Just a smidge. And can you tell I despise "smooth" jazz and most kinds of fusion as nothing more than soundtracks for porn films and elevators?
Ironic that Marsalis is being seen as someone who stifles jazz yet almost all smooth jazz is so homogenized that it's nearly indistinguishable.
I guess I should have held up Marsalis as a modern practitioner of classic jazz, which you aptly pointed. There's nothing new or fresh about his music, which is fine with me. I tend to share Marsalis' view that most great jazz was made pre-bop, although I like some bop and hard bop.
But when jazz steered into fusion in the 70s, led by Miles' "B*tches Brew" and Hancock, I think jazz took a turn for the worse.

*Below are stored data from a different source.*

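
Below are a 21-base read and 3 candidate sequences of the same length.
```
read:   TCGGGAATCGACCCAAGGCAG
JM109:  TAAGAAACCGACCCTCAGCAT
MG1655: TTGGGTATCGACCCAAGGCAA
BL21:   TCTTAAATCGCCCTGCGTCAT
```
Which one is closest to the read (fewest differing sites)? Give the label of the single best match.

JM109 differs at 8 sites; MG1655 differs at 3 sites; BL21 differs at 9 sites. The closest is MG1655.

MG1655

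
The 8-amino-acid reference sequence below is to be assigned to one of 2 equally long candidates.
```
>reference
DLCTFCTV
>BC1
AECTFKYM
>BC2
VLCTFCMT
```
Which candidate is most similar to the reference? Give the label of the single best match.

BC2

BC1 differs at 5 residues; BC2 differs at 3 residues. The closest is BC2.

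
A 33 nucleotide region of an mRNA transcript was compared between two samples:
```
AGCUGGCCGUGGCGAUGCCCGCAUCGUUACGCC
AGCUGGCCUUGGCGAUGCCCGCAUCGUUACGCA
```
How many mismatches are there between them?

2

The sequences differ at bases 9, 33 (1-based) — 2 in total.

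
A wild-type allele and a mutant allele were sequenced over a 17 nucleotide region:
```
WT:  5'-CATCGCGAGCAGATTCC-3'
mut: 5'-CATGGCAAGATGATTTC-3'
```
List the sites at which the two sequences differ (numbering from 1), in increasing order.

Scanning 1-based: 4: C/G; 7: G/A; 10: C/A; 11: A/T; 16: C/T.

4, 7, 10, 11, 16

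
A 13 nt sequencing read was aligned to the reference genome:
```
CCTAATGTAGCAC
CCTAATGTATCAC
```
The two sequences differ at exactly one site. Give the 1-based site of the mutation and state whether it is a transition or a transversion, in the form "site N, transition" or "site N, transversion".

Site 10 changes G→T. G is a purine and T is a pyrimidine, so this is a transversion.

site 10, transversion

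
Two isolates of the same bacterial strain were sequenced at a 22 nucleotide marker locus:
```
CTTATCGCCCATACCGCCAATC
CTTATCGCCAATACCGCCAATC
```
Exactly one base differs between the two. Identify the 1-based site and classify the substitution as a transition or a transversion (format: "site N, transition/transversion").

Site 10 changes C→A. C is a pyrimidine and A is a purine, so this is a transversion.

site 10, transversion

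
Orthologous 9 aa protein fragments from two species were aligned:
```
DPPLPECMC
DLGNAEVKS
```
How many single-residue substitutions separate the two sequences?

7

The sequences differ at residues 2, 3, 4, 5, 7, 8, 9 (1-based) — 7 in total.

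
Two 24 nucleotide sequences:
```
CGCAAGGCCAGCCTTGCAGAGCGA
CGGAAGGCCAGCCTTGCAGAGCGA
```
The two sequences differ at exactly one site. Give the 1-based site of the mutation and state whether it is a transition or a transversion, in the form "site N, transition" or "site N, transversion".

Site 3 changes C→G. C is a pyrimidine and G is a purine, so this is a transversion.

site 3, transversion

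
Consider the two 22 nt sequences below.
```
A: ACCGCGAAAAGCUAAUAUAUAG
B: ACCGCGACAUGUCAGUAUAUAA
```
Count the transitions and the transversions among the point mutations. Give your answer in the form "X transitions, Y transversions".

4 transitions, 2 transversions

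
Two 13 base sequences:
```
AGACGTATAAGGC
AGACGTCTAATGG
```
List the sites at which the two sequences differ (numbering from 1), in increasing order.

7, 11, 13

Differences at site 7 (A→C), site 11 (G→T), site 13 (C→G).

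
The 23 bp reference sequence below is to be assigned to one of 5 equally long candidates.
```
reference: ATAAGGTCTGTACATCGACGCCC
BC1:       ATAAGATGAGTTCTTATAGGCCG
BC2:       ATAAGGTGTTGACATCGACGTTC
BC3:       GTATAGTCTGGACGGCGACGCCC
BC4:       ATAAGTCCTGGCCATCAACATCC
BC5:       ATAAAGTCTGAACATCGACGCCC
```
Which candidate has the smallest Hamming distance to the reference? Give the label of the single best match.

BC5

Hamming distances to reference — BC1: 9; BC2: 5; BC3: 6; BC4: 7; BC5: 2.
Smallest is BC5 with 2 mismatches.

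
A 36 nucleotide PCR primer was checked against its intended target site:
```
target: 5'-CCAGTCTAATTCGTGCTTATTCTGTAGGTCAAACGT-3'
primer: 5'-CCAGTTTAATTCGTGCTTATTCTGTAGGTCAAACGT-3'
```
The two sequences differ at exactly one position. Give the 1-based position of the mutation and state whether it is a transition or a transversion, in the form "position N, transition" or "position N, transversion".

The sequences differ only at position 6: C→T (pyrimidine→pyrimidine), a transition.

position 6, transition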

But therein lies jazz's dilemma. It needs to connect with a modern sound, a modern audience, yet there are unashamed anachronists like me who love Rollins, Parker, early Coltrane, Montgomery, early Miles, Monk, etc., and those anachronists still have quite a grip on the jazz industry. It also doesn't help that those classic artists and styles are still revered and are much more popular in Europe.
Just look at jazz radio: You're either going to hear classic, pre-1970s jazz, or smooth jazz horsesh*t by people and bands like The Rippingtons, Spyro Gyra and Kenny G. Jazz radio simply doesn't play interesting fusion -- an oxymoron maybe in my eyes?

-- or really good, fresh new jazz that connects it to a more modern sound and youthful audience.
It's why jazz is, and has been, at such a crossroads in America.